Comment #0 by smjg — 2013-02-07T15:15:11Z
Take a look at the std.xml documentation: class Document this(string s); Constructs a Document by parsing XML text. This function creates a complete DOM (Document Object Model) tree. The input to this function MUST be valid XML. This is enforced by DocumentParser's in contract. The DocumentParser constructor's doc states something similar. This is absurd. Normally, XML data comes from a file or an external process. Validation of data from outside the program doesn't belong in an in contract. It is part of what the XML parser needs to do as part of its normal operation. But instead, XML code validity has become a prerequisite for being allowed to put it through the XML parser in the first place. This leads to a need to call std.xml.check on the contents of an XML file before constructing a Document. check(xml); Document data = new Document(xml); As well as having to do manually what should be done automatically as part of the process, it means that (in a development build) the XML is parsed three times: - through the call to check in the app code - through the call to check in DocumentParser's constructor's in contract - through the Document constructor as it is actually building the DOM. This shouldn't be necessary. Validity should be checked automatically while parsing the XML to build the DOM. This would mean that the XML is parsed only once, which is much more efficient as well as being a first step towards enabling the XML to be read from a stream and parsed on the fly. And it should throw a normal exception if it fails, not an assertion failure. I haven't taken the time to figure out what actually does happen if malformed XML is passed in in a release build. But I don't suppose that it errors out gracefully in the general case. The call to check needs to be removed from the in contract, and the XML parser code improved so that all cases of invalidity throw an exception.

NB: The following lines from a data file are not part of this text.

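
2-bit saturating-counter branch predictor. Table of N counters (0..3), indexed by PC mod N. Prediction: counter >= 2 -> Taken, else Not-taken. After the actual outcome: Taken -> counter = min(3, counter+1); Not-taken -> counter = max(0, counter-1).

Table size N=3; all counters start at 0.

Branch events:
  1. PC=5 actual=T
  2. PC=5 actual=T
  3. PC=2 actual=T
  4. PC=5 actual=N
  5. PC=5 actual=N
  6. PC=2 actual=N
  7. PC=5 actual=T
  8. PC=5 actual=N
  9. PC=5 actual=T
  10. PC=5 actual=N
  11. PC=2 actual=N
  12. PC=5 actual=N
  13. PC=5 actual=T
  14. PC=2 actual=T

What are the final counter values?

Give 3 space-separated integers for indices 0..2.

Answer: 0 0 2

Derivation:
Ev 1: PC=5 idx=2 pred=N actual=T -> ctr[2]=1
Ev 2: PC=5 idx=2 pred=N actual=T -> ctr[2]=2
Ev 3: PC=2 idx=2 pred=T actual=T -> ctr[2]=3
Ev 4: PC=5 idx=2 pred=T actual=N -> ctr[2]=2
Ev 5: PC=5 idx=2 pred=T actual=N -> ctr[2]=1
Ev 6: PC=2 idx=2 pred=N actual=N -> ctr[2]=0
Ev 7: PC=5 idx=2 pred=N actual=T -> ctr[2]=1
Ev 8: PC=5 idx=2 pred=N actual=N -> ctr[2]=0
Ev 9: PC=5 idx=2 pred=N actual=T -> ctr[2]=1
Ev 10: PC=5 idx=2 pred=N actual=N -> ctr[2]=0
Ev 11: PC=2 idx=2 pred=N actual=N -> ctr[2]=0
Ev 12: PC=5 idx=2 pred=N actual=N -> ctr[2]=0
Ev 13: PC=5 idx=2 pred=N actual=T -> ctr[2]=1
Ev 14: PC=2 idx=2 pred=N actual=T -> ctr[2]=2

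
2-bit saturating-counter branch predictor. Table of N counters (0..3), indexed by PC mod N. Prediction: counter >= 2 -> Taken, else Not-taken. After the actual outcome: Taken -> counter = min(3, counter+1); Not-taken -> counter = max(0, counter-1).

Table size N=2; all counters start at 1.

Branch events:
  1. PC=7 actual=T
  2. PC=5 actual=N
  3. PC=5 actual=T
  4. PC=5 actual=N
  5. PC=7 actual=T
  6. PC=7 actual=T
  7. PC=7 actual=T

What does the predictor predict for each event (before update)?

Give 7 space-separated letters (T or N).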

Comment #1 by smjg — 2016-08-07T23:42:41Z
abhishekkmr18 - you added the 'pull' keyword. Have you really done a pull request for this? If so, could you please post a link to it here? Furthermore, you really should assign a bug to yourself if you're going to develop a fix for it.
Comment #2 by bugzilla — 2019-12-24T08:26:58Z
The constructor currently has only assert(s.length != 0) as an in constraint. Seems to be fixed meanwhile.